Cagliostro, con la ligera presión de la mano, hizo saltar el lacre con el emblema de los Beaufortain y comenzó a leer.
Excelso Maestro:
Cuando leáis esta carta tendréis delante de vos a Mathis, un joven noble de grandes cualidades que, humildemente, pongo a vuestra disposición.
Disponed de él como más os agrade.
El conde Armançon es cortés y complaciente, os servirá fielmente
Vuestra devota Flavienne.
Resonó un trueno, señalando el inicio de un aguacero repercutió en toda la zona levantando un viento silbante que alimentó la fascinación sentida por Mathis en aquel taller de ciencia.
Durante la lectura, Mathis inspeccionó el lugar con cuidado. Aquella especie de templo inspiraba veneración y admiración.
Libros voluminosos abiertos encima de los cuales había otros más pequeños que presentaban imágenes con escritos en cirílico.
Había grandes y pequeños tamices tirados a lo loco, prensas, morteros y balanzas de todos los tamaños, todavía sucios por los polvos utilizados en los múltiples ensayos. Las ampollas de distintos colores conservaban sustancias volátiles encerrando inocuos efluvios pero también indefinibles sensaciones: fuertes y desagradables al olfato. El joven, irritado, se alejó y se dirigió hacia otra zona del laboratorio.
Macetas de jaspe se alternaban con otras de pórfido, morteros con vegetales de diverso tipo, troceados y luego destilados con aquellas retortas curvas. Ramitas de anís, ramos de menta y berros, acedera e hisopo, al lado de una variedad de sales: gris de Bretagna, negra de Chipre y la sal gema azul de Persia. De aquellos elementos y de aquellas mezclas, el conde Alessandro obtenía pociones, placebos y pastillas capaces de lograr un beneficio según las circunstancias.
Cagliostro levantó la mirada hacia Mathis. Recorrió lenta y repetidamente la figura del conde.
El joven era atlético y de bello aspecto. Los espesos cabellos castaño claro estaban bien peinados, los ojos verdes y penetrantes completaban un rostro regular y angelical.
―La duquesa de Beaufortain os tiene en gran estima.

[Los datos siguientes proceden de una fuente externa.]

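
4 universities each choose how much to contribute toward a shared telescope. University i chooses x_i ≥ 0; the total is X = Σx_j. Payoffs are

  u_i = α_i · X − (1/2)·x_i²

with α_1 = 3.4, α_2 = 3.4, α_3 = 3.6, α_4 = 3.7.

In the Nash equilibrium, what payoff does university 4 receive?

45.325

University i's FOC: ∂u_i/∂x_i = α_i − x_i = 0, so x_i* = α_i.
NE contributions = (3.4, 3.4, 3.6, 3.7); X = 14.1.
u_4 = α_4·X − ½·(x_4)² = 3.7·14.1 − ½·3.7² = 45.325.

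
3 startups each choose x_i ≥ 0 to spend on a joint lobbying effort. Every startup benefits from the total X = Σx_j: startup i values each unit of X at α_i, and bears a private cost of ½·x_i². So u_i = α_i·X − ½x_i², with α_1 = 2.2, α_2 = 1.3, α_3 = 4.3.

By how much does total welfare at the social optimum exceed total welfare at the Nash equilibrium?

Startup i's FOC: ∂u_i/∂x_i = α_i − x_i = 0, so x_i* = α_i.
NE contributions = (2.2, 1.3, 4.3); X = 7.8.
W^NE = (Σα)·X − ½Σα_i² = 7.8² − ½·25.02 = 48.33.
Planner sets x_i = Σα_j = 7.8 for every i, so X^SO = 3·7.8 = 23.4.
W^SO = (Σα)·X^SO − ½·3·(Σα)² = (3/2)·7.8² = 91.26.
Deadweight loss = W^SO − W^NE = 42.93.

42.93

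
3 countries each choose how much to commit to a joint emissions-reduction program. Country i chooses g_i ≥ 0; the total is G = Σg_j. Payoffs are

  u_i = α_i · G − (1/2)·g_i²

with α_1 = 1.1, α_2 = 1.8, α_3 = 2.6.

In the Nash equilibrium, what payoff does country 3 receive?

Country i's FOC: ∂u_i/∂g_i = α_i − g_i = 0, so g_i* = α_i.
NE contributions = (1.1, 1.8, 2.6); G = 5.5.
u_3 = α_3·G − ½·(g_3)² = 2.6·5.5 − ½·2.6² = 10.92.

10.92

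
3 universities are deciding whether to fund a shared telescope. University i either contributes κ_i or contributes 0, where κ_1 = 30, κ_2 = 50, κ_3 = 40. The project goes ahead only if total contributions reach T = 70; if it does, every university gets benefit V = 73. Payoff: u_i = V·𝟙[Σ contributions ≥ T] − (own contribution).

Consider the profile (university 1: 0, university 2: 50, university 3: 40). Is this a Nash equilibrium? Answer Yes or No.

Total = 90 ≥ 70: provided.
University 1 (pledges 0, payoff 73): pledging 30 → total 120, payoff 43. No gain.
University 2 (pledges 50, payoff 23): dropping to 0 → total 40, payoff 0. No gain.
University 3 (pledges 40, payoff 33): dropping to 0 → total 50, payoff 0. No gain.

Yes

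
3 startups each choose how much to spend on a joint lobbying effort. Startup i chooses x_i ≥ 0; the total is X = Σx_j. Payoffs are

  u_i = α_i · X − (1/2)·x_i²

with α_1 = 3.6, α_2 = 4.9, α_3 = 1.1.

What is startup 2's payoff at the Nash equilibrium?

35.035

Startup i's FOC: ∂u_i/∂x_i = α_i − x_i = 0, so x_i* = α_i.
NE contributions = (3.6, 4.9, 1.1); X = 9.6.
u_2 = α_2·X − ½·(x_2)² = 4.9·9.6 − ½·4.9² = 35.035.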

―Gracias a ella sean dadas ―respondió Mathis.
―¿Sois su amante? ―Cagliostro interrogó al joven no consiguiendo contener su curiosidad.
El conde, cogido por sorpresa, farfulló algunas palabras y el alquimista lo presionó.
―No es improbable. La duquesa es todavía deseable y provocadora, los placeres de la carne deben ser secundados.
Mathis estaba realmente avergonzado y Cagliostro lo intuyó.
―Vayamos al grano, vos serviréis a mis necesidades ―ordenó perentorio el mago ―en breve se nos unirá una espía del Estado Pontificio. Pio VI, por suerte, ha mandado a una mujer. Vuestra obligación será complacerla en todo. Complacedla, escuchadla, haced preguntas también y contádmelo todo.
Mathis inclinó la cabeza en señal de asenso:
―A vuestras órdenes.
―El Papa quiere respuestas a sus dudas y nosotros se las suministraremos, pero con mis condiciones. Esa mujer debe ser convertida a mi causa, de cualquier manera.
―Confiad en mí, monsieur, estaré a la altura de la misión que me estáis pidiendo ―afirmó categórico el joven sosteniendo la mirada de su interlocutor.